Eurydice PCC issued Diversified Agriculture AMC with Cape Town Stock Exchange [CTSE] Debt Issuance
PCC | PROTECTED CELL COMPANY
Guernsey pioneered the introduction of the protected cell company in 1997 and is a company that is a single legal entity with separate and distinct cells. Each cell can issue its own security in relation to the assets and liabilities hold which are segregated by law from those in other cells. In other words, the security you buy is only at risk to the assets you have exposure to, and not to all the assets held in all the cells (as might be the case with a Bank issued security).
AMC | ACTIVELY MANAGED CERTIFICATE
An AMC is a single security that delivers a return linked to a portfolio of assets. They are securitized portfolios that are dynamically adjusted at the discretion of a product manager. In contrast to managed funds, they can be structured in a fast and cost-efficient way making them the investment product of choice for launching investment strategies with a limited amount of seed money.

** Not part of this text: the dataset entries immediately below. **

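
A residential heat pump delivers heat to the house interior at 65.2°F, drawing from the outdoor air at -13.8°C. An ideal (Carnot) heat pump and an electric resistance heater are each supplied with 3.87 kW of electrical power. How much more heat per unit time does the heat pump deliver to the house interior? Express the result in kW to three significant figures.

In absolute terms T_C = 259.35 K and T_H = 291.59 K, so ΔT = 32.24 K.
COP_Carnot = T_H/ΔT = 291.59/32.24 = 9.043.
The heat pump delivers Q̇_H = COP × Ẇ = 35.00 kW; the resistance heater delivers Ẇ = 3.870 kW.
Extra = (COP − 1)·Ẇ = 31.13 kW.

31.1 kW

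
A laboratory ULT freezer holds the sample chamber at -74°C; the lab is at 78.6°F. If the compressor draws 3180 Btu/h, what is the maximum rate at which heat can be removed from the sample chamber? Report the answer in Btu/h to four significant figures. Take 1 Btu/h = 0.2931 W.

6340 Btu/h

In absolute terms T_C = 199.15 K and T_H = 299.04 K, so ΔT = 99.89 K.
COP_Carnot = T_C/ΔT = 199.15/99.89 = 1.994.
Q̇_max = COP_Carnot × Ẇ = 1.994 × 3180 Btu/h = 6340 Btu/h.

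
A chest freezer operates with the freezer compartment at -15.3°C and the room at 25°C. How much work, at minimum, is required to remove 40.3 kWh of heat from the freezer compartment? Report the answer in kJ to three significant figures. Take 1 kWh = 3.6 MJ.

In absolute terms T_C = 257.85 K and T_H = 298.15 K, so ΔT = 40.30 K.
The reversible limit is COP_R = T_C/ΔT = 6.398, so W_min = Q_C/COP = Q_C·ΔT/T_C.
W_min = 40.30 × 40.30/257.85 = 6.299 kWh = 22670 kJ.

22700 kJ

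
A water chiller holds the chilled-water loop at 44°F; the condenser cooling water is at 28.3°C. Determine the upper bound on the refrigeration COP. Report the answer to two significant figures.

In absolute terms T_C = 279.82 K and T_H = 301.45 K, so ΔT = 21.63 K.
For a reversible cycle, COP_Carnot = T_C/ΔT = 279.82/21.63 = 12.93.

13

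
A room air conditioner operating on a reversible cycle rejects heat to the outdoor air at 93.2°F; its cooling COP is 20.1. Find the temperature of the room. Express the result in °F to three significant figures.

For a Carnot refrigerator COP_R = T_C/(T_H − T_C), so T_C = COP·T_H/(1 + COP).
With T_H = 307.15 K, T_C = 20.1 × 307.15/21.10 = 292.59 K.
Converting, 292.59 K = 67.00°F.

67.0 °F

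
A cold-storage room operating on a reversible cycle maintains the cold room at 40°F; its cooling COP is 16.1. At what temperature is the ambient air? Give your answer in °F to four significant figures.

71.04 °F

COP_R = T_C/(T_H − T_C) gives T_H − T_C = T_C/COP.
With T_C = 277.59 K, T_H = 277.59 × (1 + 1/16.1) = 294.84 K.
Converting, 294.84 K = 71.04°F.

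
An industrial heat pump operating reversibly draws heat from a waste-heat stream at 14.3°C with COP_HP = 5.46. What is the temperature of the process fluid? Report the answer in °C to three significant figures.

78.8 °C

COP_HP = T_H/(T_H − T_C) rearranges to T_H = COP·T_C/(COP − 1).
With T_C = 287.45 K, T_H = 5.46 × 287.45/4.460 = 351.90 K.
Converting, 351.90 K = 78.75°C.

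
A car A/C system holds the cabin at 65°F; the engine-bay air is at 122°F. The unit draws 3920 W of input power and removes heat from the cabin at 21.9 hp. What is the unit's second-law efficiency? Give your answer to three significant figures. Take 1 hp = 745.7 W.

0.453

Converting, Q̇_C = 21.90 hp = 16330 W, so COP_actual = Q̇_C/Ẇ = 16330/3920 = 4.166.
In absolute terms T_C = 291.48 K and T_H = 323.15 K, so ΔT = 31.67 K.
COP_Carnot = T_C/ΔT = 291.48/31.67 = 9.205.
η_II = COP_actual/COP_Carnot = 4.166/9.205 = 0.4526.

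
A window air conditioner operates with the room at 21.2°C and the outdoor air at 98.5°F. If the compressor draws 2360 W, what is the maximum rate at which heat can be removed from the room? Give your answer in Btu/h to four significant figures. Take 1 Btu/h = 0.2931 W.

In absolute terms T_C = 294.35 K and T_H = 310.09 K, so ΔT = 15.74 K.
COP_Carnot = T_C/ΔT = 294.35/15.74 = 18.70.
Q̇_max = COP_Carnot × Ẇ = 18.70 × 2360 W = 44120 W = 150500 Btu/h.

150500 Btu/h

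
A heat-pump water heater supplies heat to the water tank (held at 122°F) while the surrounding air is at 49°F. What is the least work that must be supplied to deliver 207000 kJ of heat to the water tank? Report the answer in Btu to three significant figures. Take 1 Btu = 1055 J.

In absolute terms T_C = 282.59 K and T_H = 323.15 K, so ΔT = 40.56 K.
The reversible limit is COP_HP = T_H/ΔT = 7.968, so W_min = Q_H/COP = Q_H·ΔT/T_H.
W_min = 207000 × 40.56/323.15 = 25980 kJ = 24620 Btu.

24600 Btu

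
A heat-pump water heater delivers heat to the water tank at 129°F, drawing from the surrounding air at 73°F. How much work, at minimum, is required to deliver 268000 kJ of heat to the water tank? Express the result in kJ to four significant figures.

25490 kJ

In absolute terms T_C = 295.93 K and T_H = 327.04 K, so ΔT = 31.11 K.
The reversible limit is COP_HP = T_H/ΔT = 10.51, so W_min = Q_H/COP = Q_H·ΔT/T_H.
W_min = 268000 × 31.11/327.04 = 25490 kJ.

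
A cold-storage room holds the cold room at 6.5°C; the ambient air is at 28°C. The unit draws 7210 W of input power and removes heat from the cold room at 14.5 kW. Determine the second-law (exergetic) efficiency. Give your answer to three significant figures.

0.155

Converting, Q̇_C = 14.50 kW = 14500 W, so COP_actual = Q̇_C/Ẇ = 14500/7210 = 2.011.
In absolute terms T_C = 279.65 K and T_H = 301.15 K, so ΔT = 21.50 K.
COP_Carnot = T_C/ΔT = 279.65/21.50 = 13.01.
η_II = COP_actual/COP_Carnot = 2.011/13.01 = 0.1546.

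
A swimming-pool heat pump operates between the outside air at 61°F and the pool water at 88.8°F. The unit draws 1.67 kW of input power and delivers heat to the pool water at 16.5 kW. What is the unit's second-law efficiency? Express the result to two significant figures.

COP_actual = Q̇_H/Ẇ = 16.50/1.670 = 9.880.
In absolute terms T_C = 289.26 K and T_H = 304.71 K, so ΔT = 15.44 K.
COP_Carnot = T_H/ΔT = 304.71/15.44 = 19.73.
η_II = COP_actual/COP_Carnot = 9.880/19.73 = 0.5008.

0.50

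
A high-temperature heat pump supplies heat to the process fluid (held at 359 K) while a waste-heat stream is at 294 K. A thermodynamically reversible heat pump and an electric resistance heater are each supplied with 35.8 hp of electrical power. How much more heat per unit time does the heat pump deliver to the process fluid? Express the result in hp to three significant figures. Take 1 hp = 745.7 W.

162 hp

The reservoir spacing is ΔT = 359 − 294 = 65.00 K.
COP_Carnot = T_H/ΔT = 359.00/65.00 = 5.523.
The heat pump delivers Q̇_H = COP × Ẇ = 197.7 hp; the resistance heater delivers Ẇ = 35.80 hp.
Extra = (COP − 1)·Ẇ = 161.9 hp.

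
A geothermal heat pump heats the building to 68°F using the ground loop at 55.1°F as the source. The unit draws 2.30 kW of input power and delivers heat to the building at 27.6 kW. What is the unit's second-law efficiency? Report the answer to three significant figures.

0.293

COP_actual = Q̇_H/Ẇ = 27.60/2.300 = 12.00.
In absolute terms T_C = 285.98 K and T_H = 293.15 K, so ΔT = 7.167 K.
COP_Carnot = T_H/ΔT = 293.15/7.167 = 40.90.
η_II = COP_actual/COP_Carnot = 12.00/40.90 = 0.2934.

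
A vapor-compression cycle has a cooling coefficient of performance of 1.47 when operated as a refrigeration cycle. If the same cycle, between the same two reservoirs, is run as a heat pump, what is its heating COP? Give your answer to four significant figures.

2.470

The first law on one cycle gives Q_H = Q_C + W, so Q_H/W = Q_C/W + 1.
COP_HP = COP_R + 1 = 1.47 + 1 = 2.47.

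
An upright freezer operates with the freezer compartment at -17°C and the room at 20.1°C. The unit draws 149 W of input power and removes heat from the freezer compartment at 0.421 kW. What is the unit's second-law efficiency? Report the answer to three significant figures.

0.409

Converting, Q̇_C = 0.4210 kW = 421.0 W, so COP_actual = Q̇_C/Ẇ = 421.0/149.0 = 2.826.
In absolute terms T_C = 256.15 K and T_H = 293.25 K, so ΔT = 37.10 K.
COP_Carnot = T_C/ΔT = 256.15/37.10 = 6.904.
η_II = COP_actual/COP_Carnot = 2.826/6.904 = 0.4092.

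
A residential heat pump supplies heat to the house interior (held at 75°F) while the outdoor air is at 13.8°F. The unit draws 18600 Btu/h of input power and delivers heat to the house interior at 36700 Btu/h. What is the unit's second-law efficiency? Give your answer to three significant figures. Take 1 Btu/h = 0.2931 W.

COP_actual = Q̇_H/Ẇ = 36700/18600 = 1.973.
In absolute terms T_C = 263.04 K and T_H = 297.04 K, so ΔT = 34.00 K.
COP_Carnot = T_H/ΔT = 297.04/34.00 = 8.736.
η_II = COP_actual/COP_Carnot = 1.973/8.736 = 0.2258.

0.226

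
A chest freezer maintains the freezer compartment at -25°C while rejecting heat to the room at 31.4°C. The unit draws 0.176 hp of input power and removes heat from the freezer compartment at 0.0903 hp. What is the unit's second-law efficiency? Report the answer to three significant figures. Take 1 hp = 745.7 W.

0.117

COP_actual = Q̇_C/Ẇ = 0.09030/0.1760 = 0.5131.
In absolute terms T_C = 248.15 K and T_H = 304.55 K, so ΔT = 56.40 K.
COP_Carnot = T_C/ΔT = 248.15/56.40 = 4.400.
η_II = COP_actual/COP_Carnot = 0.5131/4.400 = 0.1166.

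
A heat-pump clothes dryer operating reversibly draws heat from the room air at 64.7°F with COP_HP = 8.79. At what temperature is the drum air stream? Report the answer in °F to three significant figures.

COP_HP = T_H/(T_H − T_C) rearranges to T_H = COP·T_C/(COP − 1).
With T_C = 291.32 K, T_H = 8.79 × 291.32/7.790 = 328.71 K.
Converting, 328.71 K = 132.01°F.

132 °F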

The most common version of AMC will be tracking a portfolio of equities; however, new generation thinking could easily include hedge instruments, structured products, as well as private or digital market assets.
HOW DO AMC AND PCC BEST SERVE THE INVESTOR?
A Bank issued AMC could enable their clients to borrow money against their assets. They are all transferrable securities, whether equity, bond, fund, ETF, or hedge instruments. Sticking this in another AMC (also security) means the Bank can readily lend to their clients. Banks may offer HNW clients lower-cost access because they make their money from loans. Minimums for these AMCs could be $1-5mn. Limitations of this route include that the investor is tied to one AMC provider, and if it involves a more complex instrument (e.g. structured products), you have to weigh up a single counterparty to trade or collateralise via exchange.